Das 5-Gang-Getriebe stammt vom Porsche 550/1500 RS. Der Adapter wurde von Nelson Brizzi entwickelt. Die Vorderradaufhängung des Fittipaldi Käfer stammt vom Porsche mit Drehstabfedern. Die Technik für die Hinterräder wurde der Formel V entliehen. Nur die Länge der Schraubenfedern bzw. der Dämpfer wurde etwas angepasst. Die Leichtmetallräder aus Magnesium hatten neun Zoll vorn und 10 Zoll hinten. Sein erstes Rennen in Rio gewann der Käfer noch mit Trommelbremsen, weil für ordentliche Scheibenbremsen zu wenig Zeit war.
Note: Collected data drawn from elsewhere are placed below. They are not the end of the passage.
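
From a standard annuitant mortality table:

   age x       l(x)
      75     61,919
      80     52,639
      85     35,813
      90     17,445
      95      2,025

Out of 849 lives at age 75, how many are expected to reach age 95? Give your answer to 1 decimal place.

The relevant probability is 2,025/61,919 = 0.032704.
Expected number = 849 × 0.032704 = 27.8.

27.8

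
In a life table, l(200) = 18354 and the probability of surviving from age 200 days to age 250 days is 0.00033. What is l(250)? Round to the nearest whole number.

6

l(250) = l(200) × p = 18354 × 0.00033 = 6.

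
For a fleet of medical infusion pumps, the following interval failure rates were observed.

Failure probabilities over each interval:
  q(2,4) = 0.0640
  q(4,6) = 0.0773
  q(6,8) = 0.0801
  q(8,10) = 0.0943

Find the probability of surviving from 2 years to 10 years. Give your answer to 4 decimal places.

0.7196

Survival from 2 to 10 is the product of surviving each interval: (1 − 0.0640) × (1 − 0.0773) × (1 − 0.0801) × (1 − 0.0943).
= 0.9360 × 0.9227 × 0.9199 × 0.9057 = 0.719551.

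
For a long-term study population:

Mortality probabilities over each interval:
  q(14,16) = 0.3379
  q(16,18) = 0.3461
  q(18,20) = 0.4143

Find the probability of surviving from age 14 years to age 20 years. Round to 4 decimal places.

0.2536

Chaining the interval survival probabilities: (1 − 0.3379) × (1 − 0.3461) × (1 − 0.4143).
= 0.6621 × 0.6539 × 0.5857 = 0.253577.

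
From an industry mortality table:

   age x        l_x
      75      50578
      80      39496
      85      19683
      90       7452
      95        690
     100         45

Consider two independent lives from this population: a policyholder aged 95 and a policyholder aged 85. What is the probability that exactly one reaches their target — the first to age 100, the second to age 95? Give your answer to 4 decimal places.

0.0957

p₁ = l_100/l_95 = 45/690 = 0.065217; p₂ = l_95/l_85 = 690/19683 = 0.035056.
P(exactly one) = p₁(1−p₂) + (1−p₁)p₂ = 0.062931 + 0.032770 = 0.095701.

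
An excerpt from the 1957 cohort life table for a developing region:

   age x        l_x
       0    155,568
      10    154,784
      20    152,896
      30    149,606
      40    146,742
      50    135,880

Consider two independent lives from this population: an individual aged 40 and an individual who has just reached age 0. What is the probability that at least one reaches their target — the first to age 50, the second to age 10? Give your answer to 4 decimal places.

p₁ = l_50/l_40 = 135,880/146,742 = 0.925979; p₂ = l_10/l_0 = 154,784/155,568 = 0.994960.
P(at least one) = 1 − (1−p₁)(1−p₂) = 1 − 0.074021 × 0.005040 = 0.999627.

0.9996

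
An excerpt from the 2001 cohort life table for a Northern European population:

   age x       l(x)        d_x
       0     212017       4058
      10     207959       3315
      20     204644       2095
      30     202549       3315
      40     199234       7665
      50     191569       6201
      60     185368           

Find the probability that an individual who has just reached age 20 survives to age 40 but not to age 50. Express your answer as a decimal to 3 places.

This is the probability of reaching 40 but not 50, conditional on being alive at 20: (l(40) − l(50)) / l(20).
= (199234 − 191569) / 204644 = 7665 / 204644 = 0.037455.

0.037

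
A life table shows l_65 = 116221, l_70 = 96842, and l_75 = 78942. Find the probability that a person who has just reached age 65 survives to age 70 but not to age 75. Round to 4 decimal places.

This is the probability of reaching 70 but not 75, conditional on being alive at 65: (l_70 − l_75) / l_65.
= (96842 − 78942) / 116221 = 17900 / 116221 = 0.154017.

0.1540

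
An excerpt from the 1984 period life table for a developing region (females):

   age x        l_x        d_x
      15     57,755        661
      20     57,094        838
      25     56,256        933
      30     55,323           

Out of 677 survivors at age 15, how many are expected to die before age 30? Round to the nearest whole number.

The relevant probability is 1 − 55,323/57,755 = 0.042109.
Expected number = 677 × 0.042109 = 29.

29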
Das Auto überquerte die Ziellinie mit den ersten Slicks, die jemals in Brasilien zum Einsatz kamen, vor einem Alfa P33 und einem Ford GT 40!
Für die neue Karosserie wurde ein Käfer mit Fiberglas beschichtet und danach die Blech-Form entsorgt. So entstand innerhalb von zwei Tagen eine einteilige GFK-Karosserie in Käfer-Form mit einem nach oben klappbaren Heckteil und einem Gesamtgewicht von nur 17 kg. Da die Außenhaut hauchdünn und empfindlich ist, durfte das Auto nur von Teammitgliedern geschoben werden, um Schäden zu verhindern.
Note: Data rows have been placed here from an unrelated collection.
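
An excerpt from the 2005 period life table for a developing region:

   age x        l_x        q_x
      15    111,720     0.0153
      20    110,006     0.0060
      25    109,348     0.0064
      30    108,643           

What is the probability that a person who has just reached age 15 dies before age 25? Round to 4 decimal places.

0.0212

P(die before 25 | alive at 15) = 1 − l_25/l_15 = 1 − 109,348/111,720 = (2,372)/111,720 = 0.021232.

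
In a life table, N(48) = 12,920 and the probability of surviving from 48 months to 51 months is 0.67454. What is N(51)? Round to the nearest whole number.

8715

N(51) = N(48) × p = 12,920 × 0.67454 = 8715.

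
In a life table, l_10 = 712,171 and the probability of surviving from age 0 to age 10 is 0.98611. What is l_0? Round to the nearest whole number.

l_0 = l_10 / p = 712,171 / 0.98611 = 722202.

722202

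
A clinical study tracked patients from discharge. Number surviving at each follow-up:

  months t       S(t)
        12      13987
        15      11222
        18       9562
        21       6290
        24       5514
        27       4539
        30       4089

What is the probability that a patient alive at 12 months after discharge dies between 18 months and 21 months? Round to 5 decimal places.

This is the probability of reaching 18 but not 21, conditional on being alive at 12: (S(18) − S(21)) / S(12).
= (9562 − 6290) / 13987 = 3272 / 13987 = 0.233932.

0.23393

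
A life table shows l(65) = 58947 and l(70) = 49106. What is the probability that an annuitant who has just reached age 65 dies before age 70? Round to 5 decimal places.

0.16695

P(die before 70 | alive at 65) = 1 − l(70)/l(65) = 1 − 49106/58947 = (9841)/58947 = 0.166947.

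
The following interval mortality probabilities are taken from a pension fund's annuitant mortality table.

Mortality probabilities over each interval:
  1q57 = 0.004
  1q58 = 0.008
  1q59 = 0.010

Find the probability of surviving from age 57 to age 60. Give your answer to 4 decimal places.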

Die Windschutzscheibe ist so montiert, dass zwischen Dach und Oberkante der Windschutzscheibe ein Spalt entstand, der den während der Fahrt eindringenden Fahrtwind direkt zu den vier Öffnungen führte, welche die beiden Motoren mit Frischluft versorgten. Die Luft wurde mittels flexibler Schläuche direkt zu den Motoren bzw. zu den Zylinder-Paaren geführt. Durch die hohen Geschwindigkeiten während des Rennens entstand ein relativ hoher Luftdruck, der es aber notwendig machte, den Dachbereich und die Türen zu verstärken. Andererseits hatte der Lufteinlass oberhalb der Windschutzscheibe auch eine verbesserte Aerodynamik zur Folge.

Hinter Fahrer und Beifahrer war eine Art Brandschutzmauer, die den Fahrgastraum vom Motorraum trennte und damit für etwas Sicherheit und Komfort sorgte. Kurios in diesem Zusammenhang ist die Tatsache, dass unter den Sitzen ein zweiter Tank untergebracht ist.
Beide Motoren wurden mittels Okrasa Kits auf 2,2 Liter Hubraum erweitert. Spezielle Nockenwellen, Kurbelwellen, vier Doppel-Weber Vergaser 45 und Zusatz-Ölkühler in der vorderen Stoßstange komplettieren das Antriebsaggregat. Die Gebläsekasten wurden entfernt. Die Kühlung erfolgt direkt über die flexiblen Schläuche. Der Brennstoff Methanol und war Nelson schätzt, dass die Motoren mit jeweils mehr als 200 PS (400 PS insgesamt), die mit 412 kg im fahrbereiten Zustand kombiniert, gaben einen guten Leistungsgewicht hatte.

Das Debüt
Das Auto feierte orange lackiert mit einem weißen Band an der Seite mit dem Schriftzug „Fittipaldi“ sein Debüt in Interlagos im November 1969. Ziel des ersten Einsatzes war die Qualifikation für die 1000 Meilen von Guanabara. Wilson Fittipaldi schaffte die drittschnellste Runde hinter einem Alfa 33 und einem Ford GT 40 und platzierte sich noch vor einem Lola und einem AC!

Wilson Fittipaldi, Victor de Pedro und Ricardo Lam

Wilson Fittipaldi, Victor de Pedro und Ricardo Lamare Divila vor dem Rennen rund um das Stadion Mineirão, B. Horizont

Der Fittipaldi Käfer hat sein erstes Rennen nicht beendet. Am 18. November 1970, lief der Käfer in einem Rennen rund um das Mineirão Stadion in Belo Horizonte. Diesmal war es die Gummidichtung Giubo -, die die beiden Motoren vereint, ein Problem, das im Lauf der darauffolgenden Saison mehrmals auftauchte.